Materials and methods
We investigated 81 patients with alcoholic and biliary SAP. Demographic data, etiologic factors, severity scores, intra-abdominal pressure, imaging studies, interventions, and treatment outcomes were prospectively entered into specially maintained database and subsequently analyzed.
No statistically significant difference was observed in the prevalence of SAP in biliary and alcoholic AP groups (P = 0.429). Although, in the biliary SAP group patients were predominantly elderly women (P = 0.003), the total in-hospital stay was longer in alcoholic SAP patients (P = 0.021). The abdominal compartment syndrome developed more frequently (P = 0.041) and necrosectomy was more frequently performed in alcoholic SAP group (not statistically significant). Although not statistically significant, a lower mortality rate among biliary SAP patients (25.0% vs. 13.5%) was observed.

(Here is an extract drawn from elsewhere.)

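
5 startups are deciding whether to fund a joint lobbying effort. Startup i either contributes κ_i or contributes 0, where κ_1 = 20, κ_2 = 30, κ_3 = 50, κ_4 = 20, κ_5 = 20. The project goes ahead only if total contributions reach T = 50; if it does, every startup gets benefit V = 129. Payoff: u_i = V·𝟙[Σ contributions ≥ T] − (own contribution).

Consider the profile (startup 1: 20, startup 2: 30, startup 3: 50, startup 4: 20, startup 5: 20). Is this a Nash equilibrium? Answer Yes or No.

No

Total = 140 ≥ 50: provided.
Startup 1 (pledges 20, payoff 109): dropping to 0 → total 120, payoff 129. Profitable deviation.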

We defined a trend toward decreased incidence of infected necrosis in larger volume (≥30%) pancreatic necrosis, absence of abdominal compartment syndrome, lower rate of necrosectomies, shorter in-hospital stay, and an insignificantly reduced mortality rate in biliary SAP patients, indicating more favorable course of biliary SAP.
Received 23 April 2014, accepted 24 April 2015.